You’ve been putting the blame on your SD card. But what if the problem lies in the card reader? Also, be sure to check out our YouTube Channel where we posted a short video on how to troubleshoot a corrupted SD card:
Check the Card Reader
If the card only fails on one specific device, it could very well be a card reader problem. Sometimes built-in card readers in computers need to be repaired or replaced. Inspect it and see if there’s any physical damage. Use a spare SD card to test if the card reader can’t detect any card that’s plugged in.
If you’re using an external card reader, you can try replacing the cables with a compatible substitute. Faulty cables can cause card readers to stop working properly.
Use a Different USB Port
Some computers have more than one USB port. Check your computer’s I/O. If there are USB ports on both front and back panels, try making the switch.

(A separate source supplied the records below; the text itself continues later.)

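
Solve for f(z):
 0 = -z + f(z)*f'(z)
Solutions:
 f(z) = -sqrt(C1 + z^2)
 f(z) = sqrt(C1 + z^2)


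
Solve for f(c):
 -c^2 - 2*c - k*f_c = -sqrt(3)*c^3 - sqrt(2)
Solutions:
 f(c) = C1 + sqrt(3)*c^4/(4*k) - c^3/(3*k) - c^2/k + sqrt(2)*c/k


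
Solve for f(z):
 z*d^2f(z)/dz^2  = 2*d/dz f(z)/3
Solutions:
 f(z) = C1 + C2*z^(5/3)


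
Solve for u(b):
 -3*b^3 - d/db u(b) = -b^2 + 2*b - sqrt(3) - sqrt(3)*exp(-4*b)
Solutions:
 u(b) = C1 - 3*b^4/4 + b^3/3 - b^2 + sqrt(3)*b - sqrt(3)*exp(-4*b)/4


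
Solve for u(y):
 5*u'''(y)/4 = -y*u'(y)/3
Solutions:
 u(y) = C1 + Integral(C2*airyai(-30^(2/3)*y/15) + C3*airybi(-30^(2/3)*y/15), y)


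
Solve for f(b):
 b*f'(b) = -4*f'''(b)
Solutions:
 f(b) = C1 + Integral(C2*airyai(-2^(1/3)*b/2) + C3*airybi(-2^(1/3)*b/2), b)


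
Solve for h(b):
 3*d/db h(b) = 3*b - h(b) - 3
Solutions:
 h(b) = C1*exp(-b/3) + 3*b - 12


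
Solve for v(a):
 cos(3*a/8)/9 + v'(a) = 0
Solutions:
 v(a) = C1 - 8*sin(3*a/8)/27


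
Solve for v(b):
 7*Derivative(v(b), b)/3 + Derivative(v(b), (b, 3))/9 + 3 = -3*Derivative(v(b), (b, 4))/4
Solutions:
 v(b) = C1 + C2*exp(b*(-8 + 8*2^(2/3)/(243*sqrt(2893849) + 413375)^(1/3) + 2^(1/3)*(243*sqrt(2893849) + 413375)^(1/3))/162)*sin(2^(1/3)*sqrt(3)*b*(-(243*sqrt(2893849) + 413375)^(1/3) + 8*2^(1/3)/(243*sqrt(2893849) + 413375)^(1/3))/162) + C3*exp(b*(-8 + 8*2^(2/3)/(243*sqrt(2893849) + 413375)^(1/3) + 2^(1/3)*(243*sqrt(2893849) + 413375)^(1/3))/162)*cos(2^(1/3)*sqrt(3)*b*(-(243*sqrt(2893849) + 413375)^(1/3) + 8*2^(1/3)/(243*sqrt(2893849) + 413375)^(1/3))/162) + C4*exp(-b*(8*2^(2/3)/(243*sqrt(2893849) + 413375)^(1/3) + 4 + 2^(1/3)*(243*sqrt(2893849) + 413375)^(1/3))/81) - 9*b/7


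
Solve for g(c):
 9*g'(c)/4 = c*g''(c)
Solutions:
 g(c) = C1 + C2*c^(13/4)


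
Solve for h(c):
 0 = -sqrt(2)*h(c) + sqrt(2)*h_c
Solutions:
 h(c) = C1*exp(c)


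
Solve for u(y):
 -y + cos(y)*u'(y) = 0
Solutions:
 u(y) = C1 + Integral(y/cos(y), y)


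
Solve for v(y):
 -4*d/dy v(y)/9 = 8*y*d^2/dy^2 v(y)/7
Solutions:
 v(y) = C1 + C2*y^(11/18)


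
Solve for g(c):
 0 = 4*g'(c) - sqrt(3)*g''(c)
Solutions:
 g(c) = C1 + C2*exp(4*sqrt(3)*c/3)


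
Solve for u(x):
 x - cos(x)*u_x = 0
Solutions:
 u(x) = C1 + Integral(x/cos(x), x)


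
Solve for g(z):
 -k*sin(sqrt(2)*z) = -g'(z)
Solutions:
 g(z) = C1 - sqrt(2)*k*cos(sqrt(2)*z)/2


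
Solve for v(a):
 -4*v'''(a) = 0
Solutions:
 v(a) = C1 + C2*a + C3*a^2


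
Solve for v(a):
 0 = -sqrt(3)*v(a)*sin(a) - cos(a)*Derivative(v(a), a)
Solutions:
 v(a) = C1*cos(a)^(sqrt(3))


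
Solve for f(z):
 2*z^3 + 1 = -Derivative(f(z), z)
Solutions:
 f(z) = C1 - z^4/2 - z


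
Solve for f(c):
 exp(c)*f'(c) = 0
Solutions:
 f(c) = C1


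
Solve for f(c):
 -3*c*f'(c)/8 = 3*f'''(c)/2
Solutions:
 f(c) = C1 + Integral(C2*airyai(-2^(1/3)*c/2) + C3*airybi(-2^(1/3)*c/2), c)


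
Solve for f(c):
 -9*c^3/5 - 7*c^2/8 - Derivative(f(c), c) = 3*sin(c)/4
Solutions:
 f(c) = C1 - 9*c^4/20 - 7*c^3/24 + 3*cos(c)/4


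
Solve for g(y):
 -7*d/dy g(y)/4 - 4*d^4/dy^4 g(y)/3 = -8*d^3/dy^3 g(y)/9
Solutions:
 g(y) = C1 + C2*exp(y*(32*2^(2/3)/(27*sqrt(310737) + 15053)^(1/3) + 16 + 2^(1/3)*(27*sqrt(310737) + 15053)^(1/3))/72)*sin(2^(1/3)*sqrt(3)*y*(-(27*sqrt(310737) + 15053)^(1/3) + 32*2^(1/3)/(27*sqrt(310737) + 15053)^(1/3))/72) + C3*exp(y*(32*2^(2/3)/(27*sqrt(310737) + 15053)^(1/3) + 16 + 2^(1/3)*(27*sqrt(310737) + 15053)^(1/3))/72)*cos(2^(1/3)*sqrt(3)*y*(-(27*sqrt(310737) + 15053)^(1/3) + 32*2^(1/3)/(27*sqrt(310737) + 15053)^(1/3))/72) + C4*exp(y*(-2^(1/3)*(27*sqrt(310737) + 15053)^(1/3) - 32*2^(2/3)/(27*sqrt(310737) + 15053)^(1/3) + 8)/36)


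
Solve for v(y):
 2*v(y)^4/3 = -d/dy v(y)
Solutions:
 v(y) = (-1 - sqrt(3)*I)*(1/(C1 + 2*y))^(1/3)/2
 v(y) = (-1 + sqrt(3)*I)*(1/(C1 + 2*y))^(1/3)/2
 v(y) = (1/(C1 + 2*y))^(1/3)


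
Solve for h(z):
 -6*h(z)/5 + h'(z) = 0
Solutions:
 h(z) = C1*exp(6*z/5)


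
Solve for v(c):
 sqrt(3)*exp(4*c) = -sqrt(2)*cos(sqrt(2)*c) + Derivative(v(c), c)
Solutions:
 v(c) = C1 + sqrt(3)*exp(4*c)/4 + sin(sqrt(2)*c)


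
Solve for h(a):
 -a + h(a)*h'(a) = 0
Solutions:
 h(a) = -sqrt(C1 + a^2)
 h(a) = sqrt(C1 + a^2)


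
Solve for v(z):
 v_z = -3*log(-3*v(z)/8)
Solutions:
 Integral(1/(log(-_y) - 3*log(2) + log(3)), (_y, v(z)))/3 = C1 - z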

If the card reader works on one port but not the other, you could be having a USB port issue and not an SD card problem as you originally thought.
You may also want to look into swapping the USB cable with another one.
Restart the Computer
An oldie but a goodie, rebooting the computer is a time-tested solution that surprisingly resolves most issues that users encounter. Disconnect the card reader then reconnect after restarting. See if the problem persists.
Update the Drivers
Most USB card readers automatically install drivers when you plug them in for the first time. However, manufacturers would often update their drivers to fix bugs or make improvements to their products. These updates are made publically available for download but would often go unnoticed.
Check with your card reader’s manufacturer if there are updates available and install if there are any. See if that will get rid of the problem.
Check My Computer
If the USB drive is not recognized and no drive letter is shown in My Computer, it’s possible that your computer is low on memory. Try closing all programs and have it run idle for a few minutes.
Alternatively, you can use Task Manager (Windows) or Activity Monitor (Mac) to force stop memory-intensive applications.
If no new drive letter is showing up when plugging in a USB card reader, you may have to manually give the drive a letter using Disk Management.
Turn Off Write Protection
If your SD card is recognized but you’re having a hard time modifying files, you simply may have read-write protection turned on. Memory cards have a physical toggle located on their side. You may have accidentally turned it on during handling.
Disable read-write protection and see if that fixes the SD card problem.
Format for the Right Device
Formatting an SD card or micro SD card will remove all its contents and somewhat restore it to its original state. However, there are format settings that can affect what devices can read the SD card. It’s possible you may have formatted the SD card to work on computers and not on smartphones, for example.
To make a card readable on your preferred device, you’re going to have to reformat it again. However, do keep in mind that it would erase all the files that are currently on your SD card. Formatting should only be done if you’re comfortable with losing all your data. Otherwise, you’d be forced to use data recovery software.
Hopefully, one of the tips above gets you access to the data on your SD card. If nothing has worked, there could be a problem with the SD card itself. Try it on different computers and devices and if none of them can read it, you may have to use third-party data recovery software to pull data off.